Un mot mal choisi, un lapsus, un ton mal adapté, un regard de travers et le message est totalement biaisé.
Pas question de couper au montage, ni de rejouer la scène.




Mon tout premier écrit date de 1984 environ.
J’avais 5 ans.
Comme tous les enfants, j’avais ma perception du monde et j’avais décidé de raconter mon explication sur… l’eau du robinet.
L’histoire d’une famille de gouttes d’eau qui vivent dans une cuve,
derrière le robinet de la cuisine et qui, un jour,
commencent un grand voyage en passant par la théière de la propriétaire des lieux.
Ma maman avait retranscrit l’histoire de Pilette en bon français.
Puis j’ai grandi, vieilli, je suis devenue municipale en charge de l’eau potable
et j’ai découvert tous ses secrets et son parcours en milieu urbain.
Je devais absolument ressortir Pilette de mes cartons
et en faire un album pour enfant !
Bien sûr l’histoire s’est étoffée, est devenue plus réaliste, plus éducative…

Pilette et ses parents, réalisés par Stroberry.ch
Une graphiste s’est chargée des illustrations. 
Elle n’avait tracé que 5 ou 6 esquisses, lorsque ma fille aborda le sujet de l’eau à l’école.

Même si les dessins n’étaient pas finis, il aurait été dommage que ma cadette ne profite pas de mon premier ouvrage.

Ni une, ni deux, j’appelle la maîtresse. 
Nous convenons d’une date pour que je vienne présenter Pilette à sa classe.

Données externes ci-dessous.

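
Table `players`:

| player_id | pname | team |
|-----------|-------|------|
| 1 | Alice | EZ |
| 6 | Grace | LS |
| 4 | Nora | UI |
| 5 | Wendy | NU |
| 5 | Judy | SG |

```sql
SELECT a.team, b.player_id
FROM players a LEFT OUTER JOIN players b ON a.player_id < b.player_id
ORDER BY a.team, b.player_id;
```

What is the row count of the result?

10

LEFT JOIN keeps every row from `players a`; unmatched rows get NULL for `players b`'s columns.
Matching on a.player_id < b.player_id.
- a[0] player_id=1 → 4 match(es) in b → 4 row(s).
- a[1] player_id=6 → no match; kept with NULLs on the b side.
- a[2] player_id=4 → 3 match(es) in b → 3 row(s).
- a[3] player_id=5 → 1 match(es) in b → 1 row(s).
- a[4] player_id=5 → 1 match(es) in b → 1 row(s).
Total: 9 matched + 1 padded = 10 rows.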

Quel moment d’émotion !
Une vingtaine de paires d’yeux fixés sur moi, avides d’entendre mon histoire.
5 pages A4 de texte encore jamais lues à haute voix devant un jeune public.
Le grand saut !
Extrait :




Elle remarqua que les gouttes d’eau changeaient de couleur les unes après les autres.
Ce bronzage express était contagieux.
Il se propageait très rapidement et en quelques instants, tout le monde était devenu d’une belle teinte brune.
Comme c’était sans douleur, elle se rendit compte que ce changement n’était que visuel et qu’il n’avait aucun impact sur sa structure.
Cela la rassura et elle put se concentrer sur la source de cette épidémie de couleur.
Il s’agissait d’un grand sachet, qui se baignait négligemment dans leur petite communauté aquatique.
Il finit par partir, emportant quelques gouttes avec lui.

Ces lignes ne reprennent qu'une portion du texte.